Don't Pivot into AI Research
maged.comNot all kinds of scaling requires high up front capital costs. Some of us are interested in exploring fundamental contours of intelligence here, and there are lots of fascinating threads to pull on.
Nothing wrong with exploring motivations though as this article does. Maybe the job market trends they speak of will be true but I hope that's not a primary motivation. There's exploration to do!
I think folks are misreading the article. Its not claiming that AI research isn’t valuable, its advocating for not pivoting into AI research. Research in any field requires a giant surplus of passion and talent. Go to where your passion and talent can bear fruit, not where your spreadsheet of pros and cons and risk adjusted pay grade lead you.
People are too obssessed with "status" with these types of decisions.
At the end of the day, if you go into any field chasing money or status, and if you fail, you will really be left with nothing.
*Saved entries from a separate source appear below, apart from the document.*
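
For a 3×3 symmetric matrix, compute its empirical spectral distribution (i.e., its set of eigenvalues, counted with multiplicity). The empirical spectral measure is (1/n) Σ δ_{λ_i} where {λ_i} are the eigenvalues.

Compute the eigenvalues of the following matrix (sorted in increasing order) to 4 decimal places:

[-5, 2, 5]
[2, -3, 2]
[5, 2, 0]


Since M is real symmetric, all three eigenvalues are real; they are the roots of det(λI − M) = λ³ − (tr M) λ² + s λ − det M, where s is the sum of the principal 2×2 minors.
tr M = -5 + (-3) + 0 = -8.
s = ((-5)·(-3) − 2²) + ((-5)·0 − 5²) + ((-3)·0 − 2²) = 11 + (-25) + (-4) = -18.
det M (expand along row 1) = (-5)·(-4) − 2·(-10) + 5·19 = 135.
Characteristic polynomial: λ³ + 8λ² − 18λ − 135 = 0.
Substitute λ = y + (tr M)/3 = y − 2.666667 to remove the quadratic term: y³ + p·y + q = 0 with p = s − (tr M)²/3 = -39.333333 and q = −2(tr M)³/27 + (tr M)·s/3 − det M = -49.074074.
Three real roots ⇒ use the trigonometric (Viète) form: r = 2√(−p/3) = 7.241854, φ = arccos(3q/(p·r)) = arccos(0.516848) = 1.027631 rad.
y_k = r·cos(φ/3 − 2πk/3) for k = 0, 1, 2 gives y = 6.821126, -1.304022, -5.517104.
λ_k = y_k − 2.666667 gives λ = 4.1545, -3.9707, -8.1838 (check: the sum is -8.0000 = tr M).

Eigenvalues sorted in increasing order: [-8.1838, -3.9707, 4.1545].


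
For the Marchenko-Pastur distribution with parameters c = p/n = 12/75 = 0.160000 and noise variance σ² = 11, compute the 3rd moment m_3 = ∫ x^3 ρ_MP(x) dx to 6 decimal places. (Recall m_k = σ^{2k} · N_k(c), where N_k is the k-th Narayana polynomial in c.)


E[X³] = σ⁶ (1 + 3c + c²) (third MP moment). With σ² = 11 (so σ⁶ = 1331) and c = 12/75 = 0.160000: E[X³] = 1331 · (1 + 3·0.160000 + (0.160000)²) = 1331 · 1.505600.

So E[X^3] = 2003.953600.


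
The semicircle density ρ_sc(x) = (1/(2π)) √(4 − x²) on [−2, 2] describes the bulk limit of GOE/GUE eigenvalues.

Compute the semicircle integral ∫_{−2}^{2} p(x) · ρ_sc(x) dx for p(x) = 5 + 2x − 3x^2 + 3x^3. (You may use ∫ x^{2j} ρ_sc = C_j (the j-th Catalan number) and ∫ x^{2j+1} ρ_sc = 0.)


Write p(x) = Σ a_i x^i, split into monomials and integrate each against ρ_sc separately.
Using ∫ x^{2j} ρ_sc = C_j = (1/(j+1)) C(2j, j) (Catalan numbers) and ∫ x^{2j+1} ρ_sc = 0 (odd monomials vanish by symmetry):
  i = 0 (even): a_0 · C_{0} = 5 · 1 = 5
  i = 1 (odd): ∫ x^1 ρ_sc = 0 (vanishes)
  i = 2 (even): a_2 · C_{1} = -3 · 1 = -3
  i = 3 (odd): ∫ x^3 ρ_sc = 0 (vanishes)

Summing the contributions: ∫_{−2}^{2} p(x) ρ_sc(x) dx = 5 + (-3) = 2.


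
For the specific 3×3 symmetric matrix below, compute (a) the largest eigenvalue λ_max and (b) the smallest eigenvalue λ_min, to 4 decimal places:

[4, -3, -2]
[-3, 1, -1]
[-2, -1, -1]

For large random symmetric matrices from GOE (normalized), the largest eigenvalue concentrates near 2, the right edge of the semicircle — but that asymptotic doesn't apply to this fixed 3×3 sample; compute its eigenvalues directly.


Since M is real symmetric, all three eigenvalues are real; they are the roots of det(λI − M) = λ³ − (tr M) λ² + s λ − det M, where s is the sum of the principal 2×2 minors.
tr M = 4 + 1 + (-1) = 4.
s = (4·1 − (-3)²) + (4·(-1) − (-2)²) + (1·(-1) − (-1)²) = -5 + (-8) + (-2) = -15.
det M (expand along row 1) = 4·(-2) − (-3)·1 + (-2)·5 = -15.
Characteristic polynomial: λ³ − 4λ² − 15λ + 15 = 0.
Substitute λ = y + (tr M)/3 = y + 1.333333 to remove the quadratic term: y³ + p·y + q = 0 with p = s − (tr M)²/3 = -20.333333 and q = −2(tr M)³/27 + (tr M)·s/3 − det M = -9.740741.
Three real roots ⇒ use the trigonometric (Viète) form: r = 2√(−p/3) = 5.206833, φ = arccos(3q/(p·r)) = arccos(0.276014) = 1.291152 rad.
y_k = r·cos(φ/3 − 2πk/3) for k = 0, 1, 2 gives y = 4.731999, -0.484651, -4.247348.
λ_k = y_k + 1.333333 gives λ = 6.0653, 0.8487, -2.9140 (check: the sum is 4.0000 = tr M).

Hence λ_max = 6.0653 and λ_min = -2.9140.


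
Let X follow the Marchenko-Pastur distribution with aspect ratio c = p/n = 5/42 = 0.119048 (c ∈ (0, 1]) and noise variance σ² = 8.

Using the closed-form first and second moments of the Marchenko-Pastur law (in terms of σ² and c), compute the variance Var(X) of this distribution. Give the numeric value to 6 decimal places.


Recall the MP moments m_1 = E[X] = σ² and m_2 = E[X²] = σ⁴ (1 + c).
m_1 = E[X] = σ² = 8, so m_1² = 64.
m_2 = E[X²] = σ⁴ (1 + c) = 64 · (1 + 0.119048) = 64 · 1.119048 = 71.619048.
(Note m_2 − m_1² simplifies to c · σ⁴ = 0.119048 · 64.)

Var(X) = m_2 − m_1² = 71.619048 − 64 = 7.619048.


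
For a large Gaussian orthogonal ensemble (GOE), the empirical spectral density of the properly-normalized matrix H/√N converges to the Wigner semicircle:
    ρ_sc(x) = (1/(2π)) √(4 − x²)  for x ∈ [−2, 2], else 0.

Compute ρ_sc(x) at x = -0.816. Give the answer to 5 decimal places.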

So go into AI research if that's what you are interested in. If not, don't do it. Simple as that.
> Scale beats all else. The best performance improvements come from increasing scale, rather than incremental insights in novel architectures.
...until the next novel architecture is discovered, which won't happen without said AI research.
Yep. Where I work there are _a lot_ of efforts underway in that direction. Put simply, standard transformers are great, but they’re very expensive, both to train and to do inference with. They also need enormous datasets. We need architectures that are compute and sample efficient, and friendly to hardware. A standard transformer ticks none of these checkboxes, and research is needed to actually be able to make money with these models. And because profits depend on this research, it’s going to bear fruit. The field is vast and relatively unplowed.
Exactly! Quality can be very important too, as a series of interestingly advanced small models have shown.
I really disagree with this. There are lots of topics in AI research that are not just "make the best possible model on this task assuming you have unlimited compute".
I won't say I totally disagree, but I think the article overstates the position.
Two of the most important developments for ANN's were backprop and then the deep network training method. Without those we could only evolve ANN's which is much less efficient than the training methods.
If the scale argument held 100% then teams that purely focused on evolving ANN's (this is the "search" method of creating ANN's) to their target would be in the lead, but I'm not aware of anyone doing that other than smaller/hobby size projects.